The undergraduate Museum Conservation Program in NMSU's College of Arts in Sciences, has been offered for more than 10 years and is one of only three in the nation.

"Conservation is the study of preservation of art or historical objects, anything that humans give value to," said Silvia Marinas-Feliner, program director. "We learn how to better preserve objects and slow down the deterioration process in the safest way possible. There is a huge problem in museums all over the nation. Collections are not well-kept because museums do not have enough staff that have the knowledge of how to preserve the objects."

Some of the projects recently undertaken by students in the program have included the restoration of "The Traders" sculpture outside the Business Complex on the NMSU campus, and the Bataan Memorial bronze sculpture "Heroes of Bataan" in Las Cruces and restoring the collection of the 19th century Mexican retablos owned by NMSU.

Under Marinas-Feliner's supervision, a group of 12 students went through the process of restoring the artworks.

"Conserving Tradition: The NMSU Retablo Collection Exhibition" will be on display through Dec. 21 at the University Art Gallery.

There will be a public reception featuring a talk with Marinas-Feliner and her students from 6 to 8 p.m. Wednesday, Dec. 4.

The retablos were obtained by NMSU in the late 1960s through the early 1970s from independent collectors. Most were made in the 19th century in Central Mexico, though there are some from the late 18th century. Several have circulated in international exhibits organized by Marinas-Feliner.

Damages to the retablos included corrosion, surface scratches and melting (probably from being near candles), said graduate art student Whitney Jacobs.

Restoring the retablos was a multi-step process that involved analyzing works, identifying the problems, conducting testing, determining a treatment and finally, applying the treatment.

"First Dr. Marinas-Feliner taught us to assess the overall damage," explained student Maria Marin. "We do different types of testing and sometimes we find other problems and solutions. From there, we take a course of treatment, and in the case of the retablos, treat both sides.

"We want to see what kinds of solvents we can use to remove that type of rust and stabilize the surface. We start out gently, dry brushing with a cotton swab, then we move onto something like water. The use of solvents escalates, depending on how aggressive the treatment needs to be. Once we pick the right one, we continue with the treatment until the retablo is clean."

Solvents frequently used include mineral spirits, acetone and alcohol, among others.

"We work on a variety of materials," said Jacobs, who in addition to the retablos, restored a wooden crucifix sculpture. "Every object is different, with a vastly different history. All the materials have to be approached in a different way. Nowadays, people are using lots of mixed media, and that poses challenges for conservators."

She suggested artists include a descriptive note of the materials used in an artwork if they wish to preserve it for a long period.

Marinas-Feliner, originally from Spain, helped launch the NMSU program in 2002. She received a second master's degree from NMSU in archeology.

"My idea was to combine both areas," she said. "I wanted to restore all kinds of materials in really bad condition. When I first came here, I tried to do that, and that's what I want to pass on to my students. I really hope that my students will go to small museums and help better preserve their art collections.

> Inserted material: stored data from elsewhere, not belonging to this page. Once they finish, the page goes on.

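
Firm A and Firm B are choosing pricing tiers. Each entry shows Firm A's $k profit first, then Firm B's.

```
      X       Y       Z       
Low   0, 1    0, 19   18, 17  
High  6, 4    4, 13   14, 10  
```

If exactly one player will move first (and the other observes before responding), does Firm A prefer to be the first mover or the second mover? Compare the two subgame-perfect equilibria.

second

If Firm A leads: Firm B's best replies are Low→Y, High→Y; Firm A's induced payoffs 0, 4; outcome (High, Y), payoffs (4, 13).
If Firm B leads: Firm A's best replies are X→High, Y→High, Z→Low; Firm B's induced payoffs 4, 13, 17; outcome (Low, Z), payoffs (18, 17).
Firm A gets 4 moving first and 18 moving second, so Firm A prefers to move second.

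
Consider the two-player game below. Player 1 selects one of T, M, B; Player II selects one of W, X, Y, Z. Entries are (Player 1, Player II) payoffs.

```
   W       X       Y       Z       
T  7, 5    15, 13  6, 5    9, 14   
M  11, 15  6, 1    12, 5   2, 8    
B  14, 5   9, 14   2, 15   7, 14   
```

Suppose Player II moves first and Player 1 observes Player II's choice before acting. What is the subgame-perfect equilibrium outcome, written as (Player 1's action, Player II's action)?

Player 1 best-responds to each possible Player II move:
- W: BR = B, leader payoff 5.
- X: BR = T, leader payoff 13.
- Y: BR = M, leader payoff 5.
- Z: BR = T, leader payoff 14.
Player II's induced payoffs are 5, 13, 5, 14, so Player II commits to Z. Subgame-perfect outcome: (T, Z) with payoffs (9, 14).

(T, Z)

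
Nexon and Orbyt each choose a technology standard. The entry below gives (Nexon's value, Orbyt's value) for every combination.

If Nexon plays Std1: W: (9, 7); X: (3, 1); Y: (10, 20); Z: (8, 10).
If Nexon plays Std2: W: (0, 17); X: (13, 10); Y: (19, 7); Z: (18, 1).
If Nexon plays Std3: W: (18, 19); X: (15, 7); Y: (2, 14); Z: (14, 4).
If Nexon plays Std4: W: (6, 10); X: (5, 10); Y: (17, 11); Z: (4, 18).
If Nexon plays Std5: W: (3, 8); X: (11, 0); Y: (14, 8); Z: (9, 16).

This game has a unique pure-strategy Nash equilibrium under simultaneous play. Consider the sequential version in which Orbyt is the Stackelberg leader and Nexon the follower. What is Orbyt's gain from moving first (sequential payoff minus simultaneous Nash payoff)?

0

Solve by backward induction (Orbyt leads).
- W: Nexon compares 9, 0, 18, 6, 3 and picks Std3; Orbyt would get 19.
- X: Nexon compares 3, 13, 15, 5, 11 and picks Std3; Orbyt would get 7.
- Y: Nexon compares 10, 19, 2, 17, 14 and picks Std2; Orbyt would get 7.
- Z: Nexon compares 8, 18, 14, 4, 9 and picks Std2; Orbyt would get 1.
Orbyt's induced payoffs are 19, 7, 7, 1, so Orbyt commits to W. Subgame-perfect outcome: (Std3, W) with payoffs (18, 19).
For the simultaneous game, intersect best replies.
Nexon's best replies: W→Std3; X→Std3; Y→Std2; Z→Std2.
Orbyt's best replies: Std1→Y; Std2→W; Std3→W; Std4→Z; Std5→Z.
Only (Std3, W) has each player best-responding; Nash payoffs (18, 19).
Orbyt's commitment gain: 19 − 19 = 0.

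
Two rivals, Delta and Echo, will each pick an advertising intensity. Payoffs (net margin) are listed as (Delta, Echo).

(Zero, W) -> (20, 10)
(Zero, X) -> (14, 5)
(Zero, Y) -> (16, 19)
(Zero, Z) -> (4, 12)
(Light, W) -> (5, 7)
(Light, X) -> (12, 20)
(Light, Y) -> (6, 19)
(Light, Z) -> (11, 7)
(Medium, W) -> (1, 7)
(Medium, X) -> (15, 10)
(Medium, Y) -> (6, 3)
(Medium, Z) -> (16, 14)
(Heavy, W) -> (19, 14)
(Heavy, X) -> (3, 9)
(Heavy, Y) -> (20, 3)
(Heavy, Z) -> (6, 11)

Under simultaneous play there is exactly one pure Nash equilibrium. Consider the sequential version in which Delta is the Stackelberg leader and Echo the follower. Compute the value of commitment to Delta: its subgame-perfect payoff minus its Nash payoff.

Echo best-responds to each possible Delta move:
- Zero → Echo plays Y (best of 10, 5, 19, 12); Delta gets 16.
- Light → Echo plays X (best of 7, 20, 19, 7); Delta gets 12.
- Medium → Echo plays Z (best of 7, 10, 3, 14); Delta gets 16.
- Heavy → Echo plays W (best of 14, 9, 3, 11); Delta gets 19.
Among 16, 12, 16, 19, the best is 19 at Heavy. Subgame-perfect outcome: (Heavy, W) with payoffs (19, 14).
Now find the simultaneous Nash equilibrium.
Delta's best replies: W→Zero; X→Medium; Y→Heavy; Z→Medium.
Echo's best replies: Zero→Y; Light→X; Medium→Z; Heavy→W.
Only (Medium, Z) has each player best-responding; Nash payoffs (16, 14).
Delta's commitment gain: 19 − 16 = 3.

3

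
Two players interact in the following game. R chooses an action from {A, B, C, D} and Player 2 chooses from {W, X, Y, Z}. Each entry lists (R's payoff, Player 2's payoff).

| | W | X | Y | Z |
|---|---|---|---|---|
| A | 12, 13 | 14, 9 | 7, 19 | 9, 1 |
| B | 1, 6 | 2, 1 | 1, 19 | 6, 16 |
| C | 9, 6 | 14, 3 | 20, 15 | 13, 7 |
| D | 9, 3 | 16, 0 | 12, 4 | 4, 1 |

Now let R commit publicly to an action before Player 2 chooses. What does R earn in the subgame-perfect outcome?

Work backward from Player 2's decision.
- A: Player 2 compares 13, 9, 19, 1 and picks Y; R would get 7.
- B: Player 2 compares 6, 1, 19, 16 and picks Y; R would get 1.
- C: Player 2 compares 6, 3, 15, 7 and picks Y; R would get 20.
- D: Player 2 compares 3, 0, 4, 1 and picks Y; R would get 12.
R's induced payoffs are 7, 1, 20, 12, so R commits to C. Subgame-perfect outcome: (C, Y) with payoffs (20, 15).

20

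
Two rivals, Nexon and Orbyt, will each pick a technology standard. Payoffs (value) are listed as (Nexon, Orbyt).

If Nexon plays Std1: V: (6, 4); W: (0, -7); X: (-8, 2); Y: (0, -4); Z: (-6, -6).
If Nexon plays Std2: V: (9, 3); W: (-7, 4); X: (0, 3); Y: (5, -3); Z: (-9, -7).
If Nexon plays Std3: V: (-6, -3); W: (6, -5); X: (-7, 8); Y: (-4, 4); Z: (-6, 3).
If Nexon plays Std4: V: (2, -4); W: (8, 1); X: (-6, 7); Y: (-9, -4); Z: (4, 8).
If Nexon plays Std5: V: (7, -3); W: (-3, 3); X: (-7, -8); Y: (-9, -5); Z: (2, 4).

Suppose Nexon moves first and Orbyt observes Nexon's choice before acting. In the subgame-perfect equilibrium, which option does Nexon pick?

Std1

Orbyt best-responds to each possible Nexon move:
- Std1 → Orbyt plays V (best of 4, -7, 2, -4, -6); Nexon gets 6.
- Std2 → Orbyt plays W (best of 3, 4, 3, -3, -7); Nexon gets -7.
- Std3 → Orbyt plays X (best of -3, -5, 8, 4, 3); Nexon gets -7.
- Std4 → Orbyt plays Z (best of -4, 1, 7, -4, 8); Nexon gets 4.
- Std5 → Orbyt plays Z (best of -3, 3, -8, -5, 4); Nexon gets 2.
Nexon's induced payoffs are 6, -7, -7, 4, 2, so Nexon commits to Std1. Subgame-perfect outcome: (Std1, V) with payoffs (6, 4).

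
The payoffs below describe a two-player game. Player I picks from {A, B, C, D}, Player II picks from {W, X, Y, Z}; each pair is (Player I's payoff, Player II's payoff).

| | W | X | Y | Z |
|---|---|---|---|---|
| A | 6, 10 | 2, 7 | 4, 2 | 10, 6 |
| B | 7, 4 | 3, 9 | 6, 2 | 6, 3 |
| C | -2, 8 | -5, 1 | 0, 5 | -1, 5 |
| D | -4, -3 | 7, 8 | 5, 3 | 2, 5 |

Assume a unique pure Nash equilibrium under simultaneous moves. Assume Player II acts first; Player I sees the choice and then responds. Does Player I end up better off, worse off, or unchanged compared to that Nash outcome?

unchanged

Solve by backward induction (Player II leads).
- W → Player I plays B (best of 6, 7, -2, -4); Player II gets 4.
- X → Player I plays D (best of 2, 3, -5, 7); Player II gets 8.
- Y → Player I plays B (best of 4, 6, 0, 5); Player II gets 2.
- Z → Player I plays A (best of 10, 6, -1, 2); Player II gets 6.
Among 4, 8, 2, 6, the best is 8 at X. Subgame-perfect outcome: (D, X) with payoffs (7, 8).
Now find the simultaneous Nash equilibrium.
Player I's best replies: W→B; X→D; Y→B; Z→A.
Player II's best replies: A→W; B→X; C→W; D→X.
The unique mutual best reply is (D, X), giving (7, 8).
Player I earns 7 sequentially versus 7 at the Nash outcome: unchanged.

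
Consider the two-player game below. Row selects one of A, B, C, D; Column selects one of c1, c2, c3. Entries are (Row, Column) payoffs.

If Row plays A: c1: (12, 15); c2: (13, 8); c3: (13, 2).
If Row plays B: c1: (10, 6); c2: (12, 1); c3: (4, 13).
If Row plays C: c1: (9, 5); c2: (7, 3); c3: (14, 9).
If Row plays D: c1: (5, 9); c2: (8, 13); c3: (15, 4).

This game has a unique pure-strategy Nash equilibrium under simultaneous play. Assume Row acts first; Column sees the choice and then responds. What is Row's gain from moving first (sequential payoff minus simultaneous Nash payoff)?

Backward induction with Row moving first.
- A: BR = c1, leader payoff 12.
- B: BR = c3, leader payoff 4.
- C: BR = c3, leader payoff 14.
- D: BR = c2, leader payoff 8.
Among 12, 4, 14, 8, the best is 14 at C. Subgame-perfect outcome: (C, c3) with payoffs (14, 9).
Now find the simultaneous Nash equilibrium.
Row's best replies: c1→A; c2→A; c3→D.
Column's best replies: A→c1; B→c3; C→c3; D→c2.
Only (A, c1) has each player best-responding; Nash payoffs (12, 15).
Row's commitment gain: 14 − 12 = 2.

2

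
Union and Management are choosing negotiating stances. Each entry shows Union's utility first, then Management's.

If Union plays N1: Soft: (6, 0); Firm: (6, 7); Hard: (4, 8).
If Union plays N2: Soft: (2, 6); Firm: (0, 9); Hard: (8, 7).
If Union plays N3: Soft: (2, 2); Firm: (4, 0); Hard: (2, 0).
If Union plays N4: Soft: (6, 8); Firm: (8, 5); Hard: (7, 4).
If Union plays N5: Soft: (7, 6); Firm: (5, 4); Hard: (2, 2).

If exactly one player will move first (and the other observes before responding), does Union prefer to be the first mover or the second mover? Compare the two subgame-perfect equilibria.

second

If Union leads: Management's best replies are N1→Hard, N2→Firm, N3→Soft, N4→Soft, N5→Soft; Union's induced payoffs 4, 0, 2, 6, 7; outcome (N5, Soft), payoffs (7, 6).
If Management leads: Union's best replies are Soft→N5, Firm→N4, Hard→N2; Management's induced payoffs 6, 5, 7; outcome (N2, Hard), payoffs (8, 7).
Union gets 7 moving first and 8 moving second, so Union prefers to move second.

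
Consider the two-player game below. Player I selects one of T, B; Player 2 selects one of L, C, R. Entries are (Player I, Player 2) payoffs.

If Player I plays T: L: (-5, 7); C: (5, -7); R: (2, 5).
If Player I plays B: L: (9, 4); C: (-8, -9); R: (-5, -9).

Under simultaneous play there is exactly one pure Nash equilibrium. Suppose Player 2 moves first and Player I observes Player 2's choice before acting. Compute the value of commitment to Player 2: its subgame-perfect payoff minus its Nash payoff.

1

Backward induction with Player 2 moving first.
- L → Player I plays B (best of -5, 9); Player 2 gets 4.
- C → Player I plays T (best of 5, -8); Player 2 gets -7.
- R → Player I plays T (best of 2, -5); Player 2 gets 5.
Among 4, -7, 5, the best is 5 at R. Subgame-perfect outcome: (T, R) with payoffs (2, 5).
For the simultaneous game, intersect best replies.
Player I's best replies: L→B; C→T; R→T.
Player 2's best replies: T→L; B→L.
The unique mutual best reply is (B, L), giving (9, 4).
Player 2's commitment gain: 5 − 4 = 1.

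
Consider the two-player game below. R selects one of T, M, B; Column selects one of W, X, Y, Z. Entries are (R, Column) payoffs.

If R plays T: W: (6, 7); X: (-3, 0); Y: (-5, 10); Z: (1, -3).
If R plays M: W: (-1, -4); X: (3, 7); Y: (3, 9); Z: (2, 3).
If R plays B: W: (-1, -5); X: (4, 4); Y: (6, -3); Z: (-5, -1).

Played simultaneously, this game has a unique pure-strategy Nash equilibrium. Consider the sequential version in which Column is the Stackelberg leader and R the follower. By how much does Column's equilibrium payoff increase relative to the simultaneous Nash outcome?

R best-responds to each possible Column move:
- W: R compares 6, -1, -1 and picks T; Column would get 7.
- X: R compares -3, 3, 4 and picks B; Column would get 4.
- Y: R compares -5, 3, 6 and picks B; Column would get -3.
- Z: R compares 1, 2, -5 and picks M; Column would get 3.
Column's induced payoffs are 7, 4, -3, 3, so Column commits to W. Subgame-perfect outcome: (T, W) with payoffs (6, 7).
For the simultaneous game, intersect best replies.
R's best replies: W→T; X→B; Y→B; Z→M.
Column's best replies: T→Y; M→Y; B→X.
The unique mutual best reply is (B, X), giving (4, 4).
Column's commitment gain: 7 − 4 = 3.

3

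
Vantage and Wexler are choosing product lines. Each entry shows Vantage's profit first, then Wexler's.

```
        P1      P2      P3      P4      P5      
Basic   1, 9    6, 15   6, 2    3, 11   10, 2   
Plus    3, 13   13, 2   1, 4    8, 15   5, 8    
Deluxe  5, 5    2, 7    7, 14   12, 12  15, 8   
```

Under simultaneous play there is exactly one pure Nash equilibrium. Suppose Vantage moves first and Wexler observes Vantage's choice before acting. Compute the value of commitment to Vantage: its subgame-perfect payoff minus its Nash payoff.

Work backward from Wexler's decision.
- Basic: BR = P2, leader payoff 6.
- Plus: BR = P4, leader payoff 8.
- Deluxe: BR = P3, leader payoff 7.
Vantage's induced payoffs are 6, 8, 7, so Vantage commits to Plus. Subgame-perfect outcome: (Plus, P4) with payoffs (8, 15).
Now find the simultaneous Nash equilibrium.
Vantage's best replies: P1→Deluxe; P2→Plus; P3→Deluxe; P4→Deluxe; P5→Deluxe.
Wexler's best replies: Basic→P2; Plus→P4; Deluxe→P3.
Only (Deluxe, P3) has each player best-responding; Nash payoffs (7, 14).
Vantage's commitment gain: 8 − 7 = 1.

1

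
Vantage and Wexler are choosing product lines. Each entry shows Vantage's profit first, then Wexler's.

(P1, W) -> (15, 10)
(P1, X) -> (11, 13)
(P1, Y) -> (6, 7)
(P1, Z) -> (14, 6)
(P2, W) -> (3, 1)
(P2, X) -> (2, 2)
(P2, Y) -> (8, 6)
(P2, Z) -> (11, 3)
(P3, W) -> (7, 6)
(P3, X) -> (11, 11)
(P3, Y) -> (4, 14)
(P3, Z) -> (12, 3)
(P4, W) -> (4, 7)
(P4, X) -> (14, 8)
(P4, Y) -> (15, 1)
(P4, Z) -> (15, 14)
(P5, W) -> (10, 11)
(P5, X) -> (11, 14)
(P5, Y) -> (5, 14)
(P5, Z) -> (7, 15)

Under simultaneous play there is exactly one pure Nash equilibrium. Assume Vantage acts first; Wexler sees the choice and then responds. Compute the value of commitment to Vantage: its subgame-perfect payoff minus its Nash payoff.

0

Solve by backward induction (Vantage leads).
- P1: BR = X, leader payoff 11.
- P2: BR = Y, leader payoff 8.
- P3: BR = Y, leader payoff 4.
- P4: BR = Z, leader payoff 15.
- P5: BR = Z, leader payoff 7.
Vantage's induced payoffs are 11, 8, 4, 15, 7, so Vantage commits to P4. Subgame-perfect outcome: (P4, Z) with payoffs (15, 14).
Under simultaneous play:
Vantage's best replies: W→P1; X→P4; Y→P4; Z→P4.
Wexler's best replies: P1→X; P2→Y; P3→Y; P4→Z; P5→Z.
The unique mutual best reply is (P4, Z), giving (15, 14).
Vantage's commitment gain: 15 − 15 = 0.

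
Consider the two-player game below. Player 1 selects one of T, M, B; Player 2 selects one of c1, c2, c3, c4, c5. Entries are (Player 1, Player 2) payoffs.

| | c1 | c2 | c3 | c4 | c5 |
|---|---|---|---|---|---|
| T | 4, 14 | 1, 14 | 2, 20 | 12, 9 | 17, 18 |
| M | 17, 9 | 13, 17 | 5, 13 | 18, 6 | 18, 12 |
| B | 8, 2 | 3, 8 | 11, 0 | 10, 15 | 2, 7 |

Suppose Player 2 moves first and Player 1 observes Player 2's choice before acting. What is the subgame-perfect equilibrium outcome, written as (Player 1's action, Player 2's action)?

(M, c2)

Solve by backward induction (Player 2 leads).
- c1 → Player 1 plays M (best of 4, 17, 8); Player 2 gets 9.
- c2 → Player 1 plays M (best of 1, 13, 3); Player 2 gets 17.
- c3 → Player 1 plays B (best of 2, 5, 11); Player 2 gets 0.
- c4 → Player 1 plays M (best of 12, 18, 10); Player 2 gets 6.
- c5 → Player 1 plays M (best of 17, 18, 2); Player 2 gets 12.
Among 9, 17, 0, 6, 12, the best is 17 at c2. Subgame-perfect outcome: (M, c2) with payoffs (13, 17).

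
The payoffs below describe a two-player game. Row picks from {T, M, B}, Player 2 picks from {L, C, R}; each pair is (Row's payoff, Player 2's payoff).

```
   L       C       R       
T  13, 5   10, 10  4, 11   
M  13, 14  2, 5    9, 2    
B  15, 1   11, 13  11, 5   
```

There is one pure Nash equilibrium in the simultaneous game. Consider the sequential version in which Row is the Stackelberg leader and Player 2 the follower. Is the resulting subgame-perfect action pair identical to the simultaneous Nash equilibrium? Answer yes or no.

no

Work backward from Player 2's decision.
- T: Player 2 compares 5, 10, 11 and picks R; Row would get 4.
- M: Player 2 compares 14, 5, 2 and picks L; Row would get 13.
- B: Player 2 compares 1, 13, 5 and picks C; Row would get 11.
Row's induced payoffs are 4, 13, 11, so Row commits to M. Subgame-perfect outcome: (M, L) with payoffs (13, 14).
Now find the simultaneous Nash equilibrium.
Row's best replies: L→B; C→B; R→B.
Player 2's best replies: T→R; M→L; B→C.
The unique mutual best reply is (B, C), giving (11, 13).
Sequential outcome (M, L) differs from the Nash profile (B, C).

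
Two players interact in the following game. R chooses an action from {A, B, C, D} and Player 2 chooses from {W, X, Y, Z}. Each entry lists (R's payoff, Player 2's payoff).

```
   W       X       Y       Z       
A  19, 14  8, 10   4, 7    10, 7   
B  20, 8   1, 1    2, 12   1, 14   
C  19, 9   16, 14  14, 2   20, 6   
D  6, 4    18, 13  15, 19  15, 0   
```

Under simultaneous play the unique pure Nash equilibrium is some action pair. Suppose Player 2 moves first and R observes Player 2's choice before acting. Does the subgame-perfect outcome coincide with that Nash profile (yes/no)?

yes

R best-responds to each possible Player 2 move:
- W → R plays B (best of 19, 20, 19, 6); Player 2 gets 8.
- X → R plays D (best of 8, 1, 16, 18); Player 2 gets 13.
- Y → R plays D (best of 4, 2, 14, 15); Player 2 gets 19.
- Z → R plays C (best of 10, 1, 20, 15); Player 2 gets 6.
Maximizing over 8, 13, 19, 6, Player 2 chooses Y. Subgame-perfect outcome: (D, Y) with payoffs (15, 19).
Under simultaneous play:
R's best replies: W→B; X→D; Y→D; Z→C.
Player 2's best replies: A→W; B→Z; C→X; D→Y.
The unique mutual best reply is (D, Y), giving (15, 19).
Sequential outcome (D, Y) coincides with the Nash profile (D, Y).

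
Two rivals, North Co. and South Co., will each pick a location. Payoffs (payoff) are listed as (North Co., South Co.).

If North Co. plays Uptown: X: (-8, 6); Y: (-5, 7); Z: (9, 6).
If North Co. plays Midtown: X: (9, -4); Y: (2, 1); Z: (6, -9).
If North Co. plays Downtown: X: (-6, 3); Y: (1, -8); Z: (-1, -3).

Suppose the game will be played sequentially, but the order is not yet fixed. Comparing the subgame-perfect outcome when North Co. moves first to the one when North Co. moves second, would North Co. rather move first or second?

second

If North Co. leads: South Co.'s best replies are Uptown→Y, Midtown→Y, Downtown→X; North Co.'s induced payoffs -5, 2, -6; outcome (Midtown, Y), payoffs (2, 1).
If South Co. leads: North Co.'s best replies are X→Midtown, Y→Midtown, Z→Uptown; South Co.'s induced payoffs -4, 1, 6; outcome (Uptown, Z), payoffs (9, 6).
North Co. gets 2 moving first and 9 moving second, so North Co. prefers to move second.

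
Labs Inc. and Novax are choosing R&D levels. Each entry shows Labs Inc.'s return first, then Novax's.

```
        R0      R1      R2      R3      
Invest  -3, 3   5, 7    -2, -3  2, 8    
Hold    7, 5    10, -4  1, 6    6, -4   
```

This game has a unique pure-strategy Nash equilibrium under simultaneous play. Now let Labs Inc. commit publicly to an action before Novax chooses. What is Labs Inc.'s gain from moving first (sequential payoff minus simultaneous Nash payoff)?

1

Backward induction with Labs Inc. moving first.
- Invest: BR = R3, leader payoff 2.
- Hold: BR = R2, leader payoff 1.
Among 2, 1, the best is 2 at Invest. Subgame-perfect outcome: (Invest, R3) with payoffs (2, 8).
Now find the simultaneous Nash equilibrium.
Labs Inc.'s best replies: R0→Hold; R1→Hold; R2→Hold; R3→Hold.
Novax's best replies: Invest→R3; Hold→R2.
The unique mutual best reply is (Hold, R2), giving (1, 6).
Labs Inc.'s commitment gain: 2 − 1 = 1.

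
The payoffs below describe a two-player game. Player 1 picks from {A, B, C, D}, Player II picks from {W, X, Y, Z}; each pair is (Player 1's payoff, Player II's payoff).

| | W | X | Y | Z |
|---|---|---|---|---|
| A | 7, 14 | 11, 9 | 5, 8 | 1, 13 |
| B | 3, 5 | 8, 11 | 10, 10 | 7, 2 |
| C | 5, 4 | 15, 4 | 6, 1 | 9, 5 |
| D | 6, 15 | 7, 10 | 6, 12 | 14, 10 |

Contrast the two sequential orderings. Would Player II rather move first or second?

first

If Player 1 leads: Player II's best replies are A→W, B→X, C→Z, D→W; Player 1's induced payoffs 7, 8, 9, 6; outcome (C, Z), payoffs (9, 5).
If Player II leads: Player 1's best replies are W→A, X→C, Y→B, Z→D; Player II's induced payoffs 14, 4, 10, 10; outcome (A, W), payoffs (7, 14).
Player II gets 14 moving first and 5 moving second, so Player II prefers to move first.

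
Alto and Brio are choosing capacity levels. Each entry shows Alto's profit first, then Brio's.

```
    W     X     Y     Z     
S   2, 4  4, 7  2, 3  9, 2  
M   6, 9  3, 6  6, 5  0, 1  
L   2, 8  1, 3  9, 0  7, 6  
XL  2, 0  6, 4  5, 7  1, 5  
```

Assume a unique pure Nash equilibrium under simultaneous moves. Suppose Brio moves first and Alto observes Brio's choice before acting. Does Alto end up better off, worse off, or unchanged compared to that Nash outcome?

unchanged

Work backward from Alto's decision.
- W: Alto compares 2, 6, 2, 2 and picks M; Brio would get 9.
- X: Alto compares 4, 3, 1, 6 and picks XL; Brio would get 4.
- Y: Alto compares 2, 6, 9, 5 and picks L; Brio would get 0.
- Z: Alto compares 9, 0, 7, 1 and picks S; Brio would get 2.
Brio's induced payoffs are 9, 4, 0, 2, so Brio commits to W. Subgame-perfect outcome: (M, W) with payoffs (6, 9).
Under simultaneous play:
Alto's best replies: W→M; X→XL; Y→L; Z→S.
Brio's best replies: S→X; M→W; L→W; XL→Y.
Only (M, W) has each player best-responding; Nash payoffs (6, 9).
Alto earns 6 sequentially versus 6 at the Nash outcome: unchanged.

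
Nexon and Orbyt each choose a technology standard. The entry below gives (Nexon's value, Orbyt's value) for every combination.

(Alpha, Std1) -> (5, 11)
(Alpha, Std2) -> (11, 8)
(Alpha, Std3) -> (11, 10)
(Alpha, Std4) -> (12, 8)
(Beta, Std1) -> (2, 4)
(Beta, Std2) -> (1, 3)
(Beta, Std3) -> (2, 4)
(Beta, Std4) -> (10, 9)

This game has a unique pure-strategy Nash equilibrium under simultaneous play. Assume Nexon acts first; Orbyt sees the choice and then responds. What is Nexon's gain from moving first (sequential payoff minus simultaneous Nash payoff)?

5

Work backward from Orbyt's decision.
- Alpha: Orbyt compares 11, 8, 10, 8 and picks Std1; Nexon would get 5.
- Beta: Orbyt compares 4, 3, 4, 9 and picks Std4; Nexon would get 10.
Nexon's induced payoffs are 5, 10, so Nexon commits to Beta. Subgame-perfect outcome: (Beta, Std4) with payoffs (10, 9).
Now find the simultaneous Nash equilibrium.
Nexon's best replies: Std1→Alpha; Std2→Alpha; Std3→Alpha; Std4→Alpha.
Orbyt's best replies: Alpha→Std1; Beta→Std4.
Only (Alpha, Std1) has each player best-responding; Nash payoffs (5, 11).
Nexon's commitment gain: 10 − 5 = 5.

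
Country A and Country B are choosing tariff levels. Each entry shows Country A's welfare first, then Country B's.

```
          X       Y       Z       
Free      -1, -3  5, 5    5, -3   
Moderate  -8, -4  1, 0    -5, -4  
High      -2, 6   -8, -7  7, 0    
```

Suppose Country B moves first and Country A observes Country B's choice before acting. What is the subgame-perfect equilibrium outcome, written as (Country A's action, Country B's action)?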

"At this stage, what they get here is preparation in order to get to the graduate level. They can work as conservator technicians but not as conservators until they get to the graduate level."

The retablos exhibit features before-restoration photos of the retablos, a table with some of the tools used in the restoration process and wall texts explaining the process.

"I'm very happy this exhibit is up," Marinas-Feliner said. "It's the first time we've had the opportunity to show what the program is about. A lot of people have no idea what conservation work entails, so this will be a great opportunity to show the public. The retablos are the first real objects the students worked on and they did an incredible job. I'm very proud of them."

"We're thrilled to be highlighting these NMSU treasures," said Stephanie Taylor, interim director of the University Art Gallery.